小型V6ブーム時にも際立ったパワーユニット

 こうやって言葉にすると、見た目だけの一発屋狙い的な感じになってしまうが、走りもマツダならではのこだわりが詰まったのだった。とくに注目なのがエンジンで、1.8Lの直4に加えて用意されていたのが2LのV6。現在の常識では考えられない小排気量のV6だが、同じKF型としては1.8LのV6があって、プレッソなどに搭載されていたし、ライバル心を燃やしたのか、三菱は1.6LのV6をミラージュとランサーに搭載していて、当時は小排気量のV6がちょっとしたブームだった。ちなみに三菱のものが現在でも量産エンジンとしては世界最小のV6で、これが登場するまでの約半年間はマツダが世界最小を誇っていた。

 そんなルーツを持つのがランティスの2L V6で、直4のスペースに十分積むことができるコンパクトさが持ち味。スペックはマツダがスポーツーカーとカタログで謳っていただけに、170psと立派なものだった。新車当時に運転した感じでは、ポテンシャル自体は直4とあまり変わらなかったが、フィーリングとBMWを参考にチューニングしたサウンドはV6ならではの官能的なもの。滑らかにスルスルと吹き上がりつつ、ルルル……、というサウンドが響き渡るのは相当気持ちよかった。

スポーツカーとしての性能を十分に投入

 技術的にもその意欲は十二分に伝わってくるもので、まずクランクシャフトとコンロッドは炭素鋼の鍛造品として、カムシャフトは中空タイプとした。加えてV6には「VRIS」と呼ばれる可変共鳴過給システムを。直4には可変慣性吸気システムを採用することで充填効率をさらに高めた。とくにVRISは、当時のマツダがウリとしていた技術で、これをさらにチューニングして高回転よりのセッティングにすることで、高回転の伸びも実現している。
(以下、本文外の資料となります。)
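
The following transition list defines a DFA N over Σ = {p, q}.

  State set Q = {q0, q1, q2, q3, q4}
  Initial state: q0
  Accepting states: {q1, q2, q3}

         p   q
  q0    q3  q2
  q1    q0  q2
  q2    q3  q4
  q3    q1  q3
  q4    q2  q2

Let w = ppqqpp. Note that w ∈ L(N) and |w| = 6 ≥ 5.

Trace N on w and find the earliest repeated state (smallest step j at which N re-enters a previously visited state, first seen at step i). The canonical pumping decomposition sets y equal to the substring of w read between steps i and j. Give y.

qp

Run of N on w = p p q q p p:
  step 0: q0  (start)
  step 1: q3  (read p: q0→q3)
  step 2: q1  (read p: q3→q1)
  step 3: q2  (read q: q1→q2)
  step 4: q4  (read q: q2→q4)
  step 5: q2  (read p: q4→q2)   ← first repeat (q2 seen earlier)
  step 6: q3  (read p: q2→q3)

So i = 3, j = 5, giving x = w[0:3] = ppq, y = w[3:5] = qp, z = w[5:6] = p.
Check: |xy| = 5 ≤ 5 and |y| = 2 ≥ 1. Reading y takes N from q2 back to q2, so every xyⁱz is accepted.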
 スポーツカーとマツダが言うだけのことはある内容と言っていい。また、ポルシェの技術も投入されているとも言われている。ボディに関しても高剛性なのはもちろんのこと、安全性にも力を入れて、1996年に導入された新衝突基準に適合した第1号だった。

ツーリングカーレースにも参戦!

 その勢いで参戦したのが、当時人気だったBTCC(イギリス)、DTM(ドイツ)の日本版であるJTCC。ツーリングカー、つまり4ドアセダンによるレースで、各メーカーがワークス体制でぶつかり合うという、激しい内容が特徴だった。ここにマツダはランティスを投入したのだが、空力に優れ、高剛性のボディやパンチのあるV6を武器にという目論見ではあったのだろうが、結果的には重量増がアダに。2年ほどで、ファミリアにスイッチしてしまった。ちなみにミスタール・マンの寺田陽次郎氏などがステアリングを握った。

 V6エンジンに5速MTを組み合わせつつ、当時としてはハイスペックだった50偏平のワイドタイヤを履くなどした、最上級のスポーツグレード名はなんと「タイプR」。マツダはスポーツハッチというか、クーペとして相当力を入れて売り出したことがわかるが、販売的には不振で一代限り、きっちり4年で姿を消してしまったのは残念だった。